On this here laptop (a Toshiba R600 with 1.4Ghz Core 2 Duo and 3GB memory, running Ubuntu 9.10 64-bit), I have the included OOo 3.1 and a copy of MS Office 2003 running under Wine.
I have tended to use Excel simply because it starts in under a second from cold, whereas OOo Calc 3.1 takes seven seconds from cold.
Let me tell you: that extra six seconds is approximately forever in user interface terms.
And before someone cuts'n'pastes a reply about Excel preloading hence the startup time being illusory — I said Wine. No preloading. OOo is, quite simply, ridiculously fat and slow. I've used OOo since 638c and it's always been way too fat and way too slow.
So let me heartily recommend you install OOo 3.2, because Calc starts in two seconds from cold. Enough to compete with Excel for user convenience.
(Ubuntu: Download the .deb tarball, use official instructions to extract the binaries into a convenient folder in your home directory, point your OOo menu items at them. Windows: just download and install.)
I understand the 3.2 cycle was quite expressly a speedup and bugfix cycle. GOOD.
It's also worth noting that OOo is around 10% in US and Canada, up to 20% in some countries. At that point it's deadly serious competition.
Man. OOo is usable at last. Who'da thunk?
Usable for speed, maybe, but...
Date: 2010-02-14 06:28 pm (UTC)3.1, at least, seems about on par with MS Office '95 in terms of getting it to do what you want without it doing something totally different and non-intuitive (although it can technically do all the stuff that I've ever used more recent versions of MS Office for). Random resizings and movings, extreme difficulty in moving slides from one place to another, weird scrolling bugs, font weirdness...
Faith's XP install was getting crapped to the point of near uselessness, so we put Ubuntu on her laptop a few weeks ago rather than trying to do a fresh XP. It's mostly been smooth except for extreme frustration with OOo Impress, so I went to the basement and hunted down our Office 2003 disk and put Wine and that on her computer (which to Wine's credit, went perfectly smoothly, even with the web authentication).

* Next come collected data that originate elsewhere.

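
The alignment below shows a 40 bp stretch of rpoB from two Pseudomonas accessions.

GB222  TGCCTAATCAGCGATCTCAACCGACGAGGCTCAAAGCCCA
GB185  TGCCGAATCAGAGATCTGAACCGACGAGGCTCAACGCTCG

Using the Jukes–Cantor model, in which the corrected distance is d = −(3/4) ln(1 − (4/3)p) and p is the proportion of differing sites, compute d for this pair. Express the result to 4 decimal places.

The sequences differ at positions 5 (T/G), 12 (C/A), 18 (C/G), 35 (A/C), 38 (C/T), 40 (A/G).
p = 6/40 = 0.150000.
d = −0.75 · ln(1 − (4/3)·0.150000) = −0.75 · ln(0.800000) = −0.75 · (-0.223144) = 0.1674.

0.1674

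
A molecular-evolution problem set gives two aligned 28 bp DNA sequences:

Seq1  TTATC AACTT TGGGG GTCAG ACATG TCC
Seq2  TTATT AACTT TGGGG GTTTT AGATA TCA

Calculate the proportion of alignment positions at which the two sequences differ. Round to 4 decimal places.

Mismatches occur at site 5 (C/T), site 18 (C/T), site 19 (A/T), site 20 (G/T), site 22 (C/G), site 25 (G/A), site 28 (C/A).
There are 7 differences over 28 sites, so p = 7/28 = 0.2500.

0.2500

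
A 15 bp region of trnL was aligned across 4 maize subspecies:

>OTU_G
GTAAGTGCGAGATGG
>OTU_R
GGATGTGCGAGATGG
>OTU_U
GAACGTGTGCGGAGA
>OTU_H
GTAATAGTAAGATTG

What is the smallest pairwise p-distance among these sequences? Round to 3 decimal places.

0.133

Pairwise Hamming distances:
  OTU_G vs OTU_R: 2
  OTU_G vs OTU_U: 7
  OTU_G vs OTU_H: 5
  OTU_R vs OTU_U: 7
  OTU_R vs OTU_H: 7
  OTU_U vs OTU_H: 10
The smallest is 2 mismatches, between OTU_G and OTU_R; p = 2/15 = 0.133.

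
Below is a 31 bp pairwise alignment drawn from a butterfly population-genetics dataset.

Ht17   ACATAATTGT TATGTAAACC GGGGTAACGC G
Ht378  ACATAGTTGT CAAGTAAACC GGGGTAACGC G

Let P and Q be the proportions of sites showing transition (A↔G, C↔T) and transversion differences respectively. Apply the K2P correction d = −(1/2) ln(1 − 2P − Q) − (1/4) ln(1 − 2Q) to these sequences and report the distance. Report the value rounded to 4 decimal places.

0.1046

Mismatches occur at site 6 (A/G, transition), site 11 (T/C, transition), site 13 (T/A, transversion).
Of the 3 differences, 2 transitions and 1 transversion over 31 sites: P = 2/31 = 0.064516, Q = 1/31 = 0.032258.
d = −0.5·ln(0.838710) − 0.25·ln(0.935484) = −0.5·(-0.175890) − 0.25·(-0.066691) = 0.1046.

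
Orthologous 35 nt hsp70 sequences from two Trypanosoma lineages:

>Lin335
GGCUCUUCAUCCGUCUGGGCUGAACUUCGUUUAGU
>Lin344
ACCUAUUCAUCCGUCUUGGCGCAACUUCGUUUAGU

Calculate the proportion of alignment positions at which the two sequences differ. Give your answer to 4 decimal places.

0.1714

Mismatches occur at site 1 (G↔A), site 2 (G↔C), site 5 (C↔A), site 17 (G↔U), site 21 (U↔G), site 22 (G↔C).
There are 6 differences over 35 sites, so p = 6/35 = 0.1714.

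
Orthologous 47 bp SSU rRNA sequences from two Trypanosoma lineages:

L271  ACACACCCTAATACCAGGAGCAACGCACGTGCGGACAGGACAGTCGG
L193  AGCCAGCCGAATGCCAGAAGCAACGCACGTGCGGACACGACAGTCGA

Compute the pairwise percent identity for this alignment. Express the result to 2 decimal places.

82.98%

Mismatches occur at site 2 (C→G), site 3 (A→C), site 6 (C→G), site 9 (T→G), site 13 (A→G), site 18 (G→A), site 38 (G→C), site 47 (G→A).
39 of the 47 sites match, so the percent identity is 39/47 × 100 = 82.98%.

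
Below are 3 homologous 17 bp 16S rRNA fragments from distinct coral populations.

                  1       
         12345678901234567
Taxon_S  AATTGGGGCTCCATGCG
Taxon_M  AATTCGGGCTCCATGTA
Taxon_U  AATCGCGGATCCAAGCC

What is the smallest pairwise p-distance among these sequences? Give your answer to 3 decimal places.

Pairwise Hamming distances:
  Taxon_S vs Taxon_M: 3
  Taxon_S vs Taxon_U: 5
  Taxon_M vs Taxon_U: 7
The smallest is 3 mismatches, between Taxon_S and Taxon_M; p = 3/17 = 0.176.

0.176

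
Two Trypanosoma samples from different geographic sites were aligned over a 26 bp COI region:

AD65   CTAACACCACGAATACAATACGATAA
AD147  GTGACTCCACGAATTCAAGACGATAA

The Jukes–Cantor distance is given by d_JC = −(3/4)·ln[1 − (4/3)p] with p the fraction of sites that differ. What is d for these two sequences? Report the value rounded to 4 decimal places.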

My biggest frustration with OOo has been with Calc, trying to export graphs in a reasonable way.
-Sage
Re: Usable for speed, maybe, but...
Date: 2010-02-14 07:09 pm (UTC)My theory is that the only good software Microsoft makes is the stuff used by the people who sign the cheques to buy it. So Outlook is a good meeting organiser, Excel is an excellent spreadsheet and PowerPoint is a very effective prop for lack of confidence in public speaking. There's quite a high bar to beat these.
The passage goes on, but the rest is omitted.